Carsen pour l’habiter multiplie les dédoublements d’Elektra qui de ce fait ne semble plus appartenir à la solitude des proscrits. Pour y résoudre le problème des déplacements, il chorégraphie avec son complice Philippe Giraudeau nombre de passages, au point qu’on se croirait à une soirée chic au théâtre d’Épidaure. Ce n’est pas le seul corps ensanglanté d’Agamemnon qui peut faire ressentir visuellement toute l’horreur de la pièce. Il revient donc au plateau et à la fosse de nous communiquer les enjeux de cet opéra coup de poing.
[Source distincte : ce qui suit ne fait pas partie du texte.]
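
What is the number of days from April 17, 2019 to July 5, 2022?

April 17, 2019 → April 17, 2020: 366 days (2020 is a leap year).
April 17, 2020 → April 17, 2021: 365 days.
April 17, 2021 → April 17, 2022: 365 days.
April 2022: 30 − 17 = 13 days remain.
Then May (31), June (30): 31 + 30 = 61 days.
July 1–5, 2022: 5 days.
Residual: 79 days.
Total: 1175 days.

1175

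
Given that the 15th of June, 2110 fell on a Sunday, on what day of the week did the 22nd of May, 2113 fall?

Day-of-year of June 15, 2110: 166.
Day-of-year of May 22, 2113: 142.
2110 has 365 days, so 365 − 166 = 199 days remain in 2110.
Full years: 2111: 365; 2112: 366. Sum = 731.
Total: 199 + 731 + 142 = 1072 days.
1072 mod 7 = 1, so 1 day after Sunday is Monday.

Monday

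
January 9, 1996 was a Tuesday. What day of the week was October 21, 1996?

January 1996: 31 − 9 = 22 days remain.
Then February 1996 (29), March (31), April (30), May (31), June (30), July (31), August (31), September (30): 29 + 31 + 30 + 31 + 30 + 31 + 31 + 30 = 243 days.
October 1–21, 1996: 21 days.
Total: 22 + 243 + 21 = 286 days.
286 mod 7 = 6, so 6 days after Tuesday is Monday.

Monday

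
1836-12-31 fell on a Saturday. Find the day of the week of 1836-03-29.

Count forward from the earlier date (March 29, 1836) to the later (December 31, 1836):
March 1836: 31 − 29 = 2 days remain.
Then April (30), May (31), June (30), July (31), August (31), September (30), October (31), November (30): 30 + 31 + 30 + 31 + 31 + 30 + 31 + 30 = 244 days.
December 1–31, 1836: 31 days.
Total: 2 + 244 + 31 = 277 days.
277 mod 7 = 4, so 4 days before Saturday is Tuesday.

Tuesday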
Nous avions laissé Christine Goerke à ses splendides Mozart des années 2000. Ce passage au monde straussien aurait sans doute ravi le compositeur d’Elektra. Il se fait au prix d’un certain vibrato et d’aigus évanouis mais il y a dans cette fille d’Agamemnon une maîtrise du souffle, une assise qui nous communique toute l’ampleur de ce destin maudit. Sa projection des mots n’entache pas une ligne majestueuse qui se mue en émotion grandissante à partir de la scène de la reconnaissance de son frère. Elle porte littéralement le poids de la tragédie jusqu’à l’ivresse de la fin qui annonce la fureur des Érinyes.
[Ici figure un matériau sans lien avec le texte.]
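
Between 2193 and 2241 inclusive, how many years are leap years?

11

Years divisible by 4 in [2193, 2241]: 2196, 2200, 2204, 2208, 2212, 2216, 2220, 2224, 2228, 2232, 2236, 2240.
Of these, 2200 is divisible by 100 but not 400, so not leap.
Leap years: 12 − 1 = 11.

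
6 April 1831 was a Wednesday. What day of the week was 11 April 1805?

Thursday

Count forward from the earlier date (April 11, 1805) to the later (April 6, 1831):
From April 11, 1805 to April 11, 1830: 25 years, of which 6 contain a Feb 29 — 19×365 + 6×366 = 9131 days.
April 1830: 30 − 11 = 19 days remain.
Then 11 full months totalling 335 days.
April 1–6, 1831: 6 days.
Residual: 360 days.
Total: 9491 days.
9491 mod 7 = 6, so 6 days before Wednesday is Thursday.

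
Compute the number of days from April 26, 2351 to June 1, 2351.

April 2351: 30 − 26 = 4 days remain.
Then May (31): 31 days.
June 1, 2351: 1 day.
Total: 4 + 31 + 1 = 36 days.

36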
Remplaçant Elsa van den Heever souffrante, la Lituanienne Vida Miknevičiūtė offre en Chrysotémis un vibrato plus serré. Plus légère, elle se consume comme une torche vivante, ce n’est peut-être pas raisonnable mais l’effet en est saisissant. Angela Denoke dont la robe blanche confère au personnage un chic Art déco assez déplacé, n’est pas au même degré de fusion, mais sa Clytemnestre possède encore toute sa voix et une superbe prononciation. Du côté de la distribution masculine, le bonheur se résume à l’Égisthe toujours efficace de Gerhard Siegel. Tómas Tómasson bien chantant ne possède ni la qualité de timbre, ni le charisme d’Oreste.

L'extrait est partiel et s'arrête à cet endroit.